Advertisement

The Making of Plimpton!

By

From the Archive

Luke Poling and Tom Bean have been hard at work at their documentary Plimpton! Starring George Plimpton as Himself. The film makes its world premiere tonight, at the AFI-Discovery Channel Silverdocs Documentary Festival in Washington, D.C. We asked Tom and Luke to share their favorite photographs of our founding editor as well as their own memories of creating the documentary.

The Parties

This photo perfectly captures the vibe of the infamous parties at George’s apartment. Hanging out in this one room are George’s fellow Paris Review cofounders Peter Matthiessen and Doc Humes, longtime friends William Styron and Terry Southern, and an impressive list of writers and filmmakers, including Ralph Ellison, Gore Vidal, Sydney Lumet, Mario Puzo, and, in the center of it all, Truman Capote.

Every time we went by the apartment to update Sarah Plimpton on our progress, we couldn’t help but look up from the sofa and chairs we were sitting on and think, The people this room has seen …

 

James Lipton

One of the hardest parts of making the movie was figuring out what to leave out. We often joked that we could have made an eighteen-hour movie without even trying.

We spoke with so many of George’s friends and family who shared wonderful stories that, due to time constraints, just didn’t make the final cut. James Lipton was one of those folks. While he’s in the movie for a brief moment, it doesn’t compare to the two hours of stories and memories he shared with us about his good friend. Hopefully, we’ll be able to share some of these great outtakes soon.

 

Hugh Hefner

Hugh Hefner walked into our interview holding a copy of a magazine. He set it aside, and we talked with him for a half hour.

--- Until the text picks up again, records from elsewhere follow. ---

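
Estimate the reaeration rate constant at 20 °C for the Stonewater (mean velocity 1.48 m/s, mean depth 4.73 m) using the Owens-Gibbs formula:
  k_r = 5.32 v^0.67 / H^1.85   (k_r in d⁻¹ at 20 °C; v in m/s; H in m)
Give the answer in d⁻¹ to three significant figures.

k_r = 5.32 × 1.48^0.67 / 4.73^1.85 = 5.32 × 1.300 / 17.72 = 0.3904 d⁻¹.

k_r ≈ 0.390 d⁻¹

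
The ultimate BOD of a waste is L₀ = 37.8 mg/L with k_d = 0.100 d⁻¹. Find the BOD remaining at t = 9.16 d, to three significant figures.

L_t = L₀ e^(−k_d t) = 37.8 × e^(−0.100×9.16) = 37.8 × 0.4001 = 15.12 mg/L.

L ≈ 15.1 mg/L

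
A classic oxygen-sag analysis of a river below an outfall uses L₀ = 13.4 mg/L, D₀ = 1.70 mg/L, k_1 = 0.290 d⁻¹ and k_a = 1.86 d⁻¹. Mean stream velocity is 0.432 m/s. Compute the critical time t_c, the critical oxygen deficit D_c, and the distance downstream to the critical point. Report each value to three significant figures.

With k_a/k_1 = 6.414 and 1 − D₀(k_a−k_1)/(k_1 L₀) = 0.3132,
t_c = ln(6.414 × 0.3132) / (1.86 − 0.290) = ln(2.009) / 1.570 = 0.6975/1.570 = 0.4442 d.
D_c = (k_1/k_a) L₀ e^(−k_1 t_c) = (0.290/1.86) × 13.4 × e^(−0.290×0.4442) = 0.1559 × 13.4 × 0.8791 = 1.837 mg/L.
x_c = v t_c = 0.432 m/s × 0.4442 d × 86400 s/d = 16580 m ≈ 16.6 km.

t_c ≈ 0.444 d; D_c ≈ 1.84 mg/L; x_c ≈ 16.6 km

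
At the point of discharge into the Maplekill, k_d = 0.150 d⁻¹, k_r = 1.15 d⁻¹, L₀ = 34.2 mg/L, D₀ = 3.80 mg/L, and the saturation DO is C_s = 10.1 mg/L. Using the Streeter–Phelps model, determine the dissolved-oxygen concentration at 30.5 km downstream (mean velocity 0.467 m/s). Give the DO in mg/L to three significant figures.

DO ≈ 6.08 mg/L

Travel time t = x/v = 30.5 km / (0.467 m/s) = 30500 m / 0.467 m/s = 65310 s = 0.7559 d.
k_d L₀/(k_r−k_d) = 0.150×34.2/(1.15−0.150) = 5.130/1.000 = 5.130 mg/L.
e^(−k_d t) = e^(−0.150×0.7559) = 0.8928; e^(−k_r t) = e^(−1.15×0.7559) = 0.4192.
D = 5.130 × (0.8928 − 0.4192) + 3.80 × 0.4192 = 2.429 + 1.593 = 4.022 mg/L.
DO = C_s − D = 10.1 − 4.022 = 6.078 mg/L.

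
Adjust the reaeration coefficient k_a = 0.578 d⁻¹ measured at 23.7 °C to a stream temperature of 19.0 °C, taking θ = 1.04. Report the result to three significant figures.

k_a(T₂) = k_a(T₁) · θ^(T₂−T₁) = 0.578 × 1.04^(19.0−23.7)
= 0.578 × 1.04^-4.70 = 0.578 × 0.8317 = 0.4807 d⁻¹.

k_a ≈ 0.481 d⁻¹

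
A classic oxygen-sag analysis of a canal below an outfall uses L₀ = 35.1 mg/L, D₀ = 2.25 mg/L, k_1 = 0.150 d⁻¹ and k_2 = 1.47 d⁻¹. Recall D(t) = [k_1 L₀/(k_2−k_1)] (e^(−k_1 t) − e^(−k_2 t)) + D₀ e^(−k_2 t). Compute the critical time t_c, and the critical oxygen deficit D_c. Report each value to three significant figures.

With k_2/k_1 = 9.800 and 1 − D₀(k_2−k_1)/(k_1 L₀) = 0.4359,
t_c = ln(9.800 × 0.4359) / (1.47 − 0.150) = ln(4.272) / 1.320 = 1.452/1.320 = 1.100 d.
D_c = (k_1/k_2) L₀ e^(−k_1 t_c) = (0.150/1.47) × 35.1 × e^(−0.150×1.100) = 0.1020 × 35.1 × 0.8479 = 3.037 mg/L.

t_c ≈ 1.10 d; D_c ≈ 3.04 mg/L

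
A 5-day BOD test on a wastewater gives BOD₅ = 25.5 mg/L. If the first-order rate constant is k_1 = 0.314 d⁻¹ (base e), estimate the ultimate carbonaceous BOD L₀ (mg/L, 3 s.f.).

BOD₅ = L₀(1 − e^(−5k_1)) ⇒ L₀ = BOD₅ / (1 − e^(−5×0.314))
= 25.5 / (1 − 0.2080) = 25.5 / 0.7920 = 32.20 mg/L.

L₀ ≈ 32.2 mg/L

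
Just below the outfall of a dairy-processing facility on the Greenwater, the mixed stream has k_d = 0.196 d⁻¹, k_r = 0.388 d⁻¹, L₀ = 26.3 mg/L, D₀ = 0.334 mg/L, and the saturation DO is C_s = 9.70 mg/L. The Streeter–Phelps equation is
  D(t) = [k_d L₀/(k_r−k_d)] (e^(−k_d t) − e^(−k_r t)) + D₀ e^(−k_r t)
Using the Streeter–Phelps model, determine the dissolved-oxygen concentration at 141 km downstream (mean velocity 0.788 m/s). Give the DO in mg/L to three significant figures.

Travel time t = x/v = 141 km / (0.788 m/s) = 141000 m / 0.788 m/s = 178900 s = 2.071 d.
k_d L₀/(k_r−k_d) = 0.196×26.3/(0.388−0.196) = 5.155/0.1920 = 26.85 mg/L.
e^(−k_d t) = e^(−0.196×2.071) = 0.6664; e^(−k_r t) = e^(−0.388×2.071) = 0.4477.
D = 26.85 × (0.6664 − 0.4477) + 0.334 × 0.4477 = 5.870 + 0.1495 = 6.019 mg/L.
DO = C_s − D = 9.70 − 6.019 = 3.681 mg/L.

DO ≈ 3.68 mg/L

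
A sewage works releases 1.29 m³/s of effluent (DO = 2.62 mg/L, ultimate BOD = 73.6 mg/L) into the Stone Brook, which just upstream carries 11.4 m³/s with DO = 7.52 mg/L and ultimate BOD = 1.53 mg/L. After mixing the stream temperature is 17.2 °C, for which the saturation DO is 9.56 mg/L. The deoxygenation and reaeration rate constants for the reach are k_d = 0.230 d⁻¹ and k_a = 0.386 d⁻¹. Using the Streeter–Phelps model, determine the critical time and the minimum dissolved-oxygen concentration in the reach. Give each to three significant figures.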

At the end of the interview, he picked it up, flipped through it and said, “Have you guys seen this?” The magazine was the fiftieth anniversary issue of Playboy (which debuted in 1953, alongside The Paris Review), and George had written a piece about the special connection he shared with his fellow magazine editor, Hefner.

This is also photographic proof that we were in the mansion. (In retrospect, we feel a little like we failed as documentarians—we didn’t ask to see the grotto.)

 

The Working Man

In his later years, George helped keep The Paris Review afloat as a professional after-dinner speaker. He traveled across the country regaling audiences with his tales of adventure. He also accepted TV work, appearing as the host of Mousterpiece Theatre and in TV commercials for Intellivision and other products, all in an effort to help keep his beloved magazine afloat.

 

Paper Lion

Photograph: Walter Iooss Jr./Sports Illustrated

Paper Lion wasn’t George’s first book (that honor belongs to the children’s novella The Rabbit’s Umbrella), but it was the one that really brought him to a national audience. It was an instant best seller, selling millions of copies and making summer reading lists for high schoolers for decades to come. When we talked with his teammates from his various participatory journalistic endeavors, the one thing that everyone commented on was the way George fit in so well, no matter where he was. Many considered George a good friend, including “Mr. Detroit Lion” Joe Schmidt, Boston Bruins great Gerry Cheevers, and Boston Celtics legend Bill Russell.

 

 

 

 

 

The Movies

George was the self-described “King of Cameos” and his part in David Lean’s Lawrence of Arabia was his first big-screen appearance. (George claimed to be wearing loafers as he ran across the dessert in his robes.) By the end of his varied acting career, he had played a reporter questioning detective Frank Sinatra in The Detective, a dead-pan weatherman in Steve Martin’s L.A. Story, a therapist who doesn’t see eye-to-eye with Matt Damon in Good Will Hunting, and an editor trying to seduce Diane Keaton in Reds. He also auditioned to play himself in the film version of Paper Lion, but producers ended up casting Alan Alda—a rare moment when Plimpton just wasn’t Plimpton enough.